Would it be an option to use EAnyObject instead - which can be also filled with an EString, similar to your proposal?
Comment 8 Henning Heitkoetter CLA 2010-11-25 09:40:04 EST
(In reply to comment #7)
> One question:
> When I imported the CMof, I have changed all "untyped" references to become a
> reference to EObject.
> Would it be an option to use EAnyObject instead - which can be also filled with
> an EString, similar to your proposal?
What do you mean by EAnyObject? I can't seem to find a type of that name.
Comment 9 Reiner Hille CLA 2010-11-25 09:45:18 EST
> > Would it be an option to use EAnyObject instead - which can be also filled with
> > an EString, similar to your proposal?
> What do you mean by EAnyObject? I can't seem to find a type of that name.
Indeed I also don't find something like a common super type for EObject and (E)String. I thought that it exists, as the CMOF importer created something with the name EAnyObject.

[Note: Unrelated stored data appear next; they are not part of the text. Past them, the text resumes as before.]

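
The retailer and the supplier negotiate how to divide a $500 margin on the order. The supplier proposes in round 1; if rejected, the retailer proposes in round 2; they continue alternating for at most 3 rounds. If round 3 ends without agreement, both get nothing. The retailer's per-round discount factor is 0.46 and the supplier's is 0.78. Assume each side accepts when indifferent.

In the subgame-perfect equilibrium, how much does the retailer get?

50.6

Round 3 (the supplier proposes): rejection yields 0 for the retailer; the supplier offers 0 and keeps 500.
Round 2 (the retailer proposes): the supplier can get 500 next round, worth 0.78 × 500 = 390 now, so the retailer offers 390, keeping 110.
Round 1 (the supplier proposes): the retailer can get 110 next round, worth 0.46 × 110 = 50.6 now, so the supplier offers 50.6, keeping 449.4.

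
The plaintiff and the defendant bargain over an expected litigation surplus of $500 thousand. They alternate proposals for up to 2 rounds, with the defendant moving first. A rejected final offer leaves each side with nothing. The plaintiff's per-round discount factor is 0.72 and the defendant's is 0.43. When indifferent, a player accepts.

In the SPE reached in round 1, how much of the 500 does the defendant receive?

By backward induction:
Round 2 (the plaintiff proposes): rejection yields 0 for the defendant; the plaintiff offers 0 and keeps 500.
Round 1 (the defendant proposes): the plaintiff can get 500 next round, worth 0.72 × 500 = 360 now; the defendant offers that and keeps 140.

140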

Is there a feature type the corresponds to java.lang.Object?
Comment 10 Henning Heitkoetter CLA 2010-11-25 10:34:37 EST
(In reply to comment #9)
> Indeed I also don't find something like a common super type for EObject and
> (E)String. I thought that it exists, as the CMOF importer created something with
> the name EAnyObject. Is there a feature type the corresponds to
> java.lang.Object?
There is a data type called EJavaObject. I believe I've experimented with this one as well, but it led to strange serializations (~hash code or hex code) and, as a data type, was serialized (XMI) in attribute form as well.